Entities are to provide the disclosure to Part D eligible individuals at the following times:
- Prior to the Medicare Part D Annual Coordinated Election Period (ACEP) – beginning November 15th through December 31st of each year;
- Prior to an individual’s Initial Enrollment Period (IEP) for Part D;
- Prior to the effective date of coverage for any Medicare eligible individual that joins the plan;
- Whenever the entity no longer offers prescription drug coverage or changes the coverage offered so that it is no longer creditable or becomes creditable; and
- Upon request by the individual.
If the creditable coverage disclosure notice is provided to all plan participants annually, prior to November 15th each year, CMS will consider items 1 and 2 to be met.

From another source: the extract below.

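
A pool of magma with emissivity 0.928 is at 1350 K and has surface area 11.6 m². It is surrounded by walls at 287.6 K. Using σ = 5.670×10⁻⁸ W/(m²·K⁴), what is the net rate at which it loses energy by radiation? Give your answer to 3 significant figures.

Net loss ≈ 2.02×10⁶ W

Area A = 11.6 m².
Net radiated power P_net = εσA(T⁴ − T₀⁴) = 0.928×5.670×10⁻⁸×11.6×(1350⁴ − 287.6⁴).
T⁴ − T₀⁴ = 3.32151×10¹² − 6.84157×10⁹ = 3.31467×10¹² K⁴, so P_net = 2.02×10⁶ W.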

In addition, most entities that provide prescription drug coverage to Medicare Part D eligible individuals must also disclose to CMS whether the coverage is “creditable prescription drug coverage”. This Disclosure to CMS can be completed on the CMS Website.
Disclosure to CMS must be made at the following times:
- Within 60 days after the beginning date of the plan year for which the entity is providing the Disclosure to CMS Form;
- Within 30 days after the termination of the prescription drug plan; and
- Within 30 days after any change in the creditable coverage status of the prescription drug plan.